Mannino comes from generations of fishermen, but has told his children they had no future in the sector.

The island's economy is based largely on fishing and tourism, though its fishing fleet has "shrunk by 50 percent" since the early 2000s, according to Salvatore Martello, head of Lampedusa's fishing co-operative.

- Island's identity -

Some from the younger generations have transformed their family boats into pleasure boats for holidaymakers.

But fishing "gives Lampedusa's tourism its identity," Martello said.

Failing to support the sector will have "an automatic repercussion on tourism, because people come to eat fresh fish," he said.

Fisherman Pietro Riso's sons did follow him into fishing -- catching red mullet, calamari and rose shrimps -- but just last week clashed with a migrant boat.

"It hit under the stern... and could have perforated our vessel, it could even have sunk it," the 67-year-old told AFP.

The tin or iron boats are either shipwrecked, or abandoned after the migrants on board are rescued.

Run-ins happen between seven and 10 times a year, Riso said. The latest caused up to 4,000 euros worth of damage.

It is not the only cost weighing on the sector: fuel prices -- driven up by the Iran war -- are even higher on Italy's islands than the mainland.

The fishermen accuse competitors from Tunisia, Algeria and Egypt of illegally fishing in Italian waters, and say some restaurants on the island serve cheaper frozen fish from Spain instead of the local catch.

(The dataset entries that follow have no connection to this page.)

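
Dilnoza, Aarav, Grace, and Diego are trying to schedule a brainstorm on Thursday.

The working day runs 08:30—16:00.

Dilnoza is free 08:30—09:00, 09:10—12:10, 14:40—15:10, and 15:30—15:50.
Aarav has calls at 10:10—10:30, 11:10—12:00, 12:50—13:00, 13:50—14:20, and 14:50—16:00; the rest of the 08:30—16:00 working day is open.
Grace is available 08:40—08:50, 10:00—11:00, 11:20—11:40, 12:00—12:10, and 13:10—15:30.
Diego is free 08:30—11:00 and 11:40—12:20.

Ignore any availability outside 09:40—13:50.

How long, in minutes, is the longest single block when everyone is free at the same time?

30 minutes

Aarav free within 08:30–16:00: 08:30–10:10, 10:30–11:10, 12:00–12:50, 13:00–13:50, 14:20–14:50.
Dilnoza ∩ Aarav: 08:30–09:00, 09:10–10:10, 10:30–11:10, 12:00–12:10, 14:40–14:50.
Dilnoza ∩ Aarav ∩ Grace: 08:40–08:50, 10:00–10:10, 10:30–11:00, 12:00–12:10, 14:40–14:50.
Dilnoza ∩ Aarav ∩ Grace ∩ Diego: 08:40–08:50, 10:00–10:10, 10:30–11:00, 12:00–12:10.
Restricted to 09:40–13:50: 10:00–10:10, 10:30–11:00, 12:00–12:10.
Common window lengths: 10, 30, 10 min; longest is 30.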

The Lampedusa fishermen also have to go further out to catch some species, due to the warming sea.

The Mediterranean is one of the fastest-warming seas in the world, and marine heatwaves are getting longer and more intense due to man-made climate change.

That can cause stocks to decline or move elsewhere, making some traditionally-fished species harder to find.

- Extreme temperatures -

"Extreme water temperatures are pushing species past their thermal limits," Giulia Bonino, research scientist at the Euro-Mediterranean Center on Climate Change (CMCC), told AFP.

That is "hitting Mediterranean aquaculture and fisheries hard, with real economic consequences," she said.

Heatwaves can also affect fish reproduction and growth, according to the CMCC.

Martello said the warming sea has caused a "shift in the Mediterranean's entire fish production".

And it is an effect of climate change that needs to be acknowledged on a national and European Union level, he said.

Fishermen are banned from a certain area off Lampedusa in September because the eggs laid by red mullets traditionally hatch in that period, Martello said.

"But with the warming water, the red mullets are born earlier," he said.

When the ban comes in, they are no longer young fish that need protecting, "but are big -- and ready to be caught."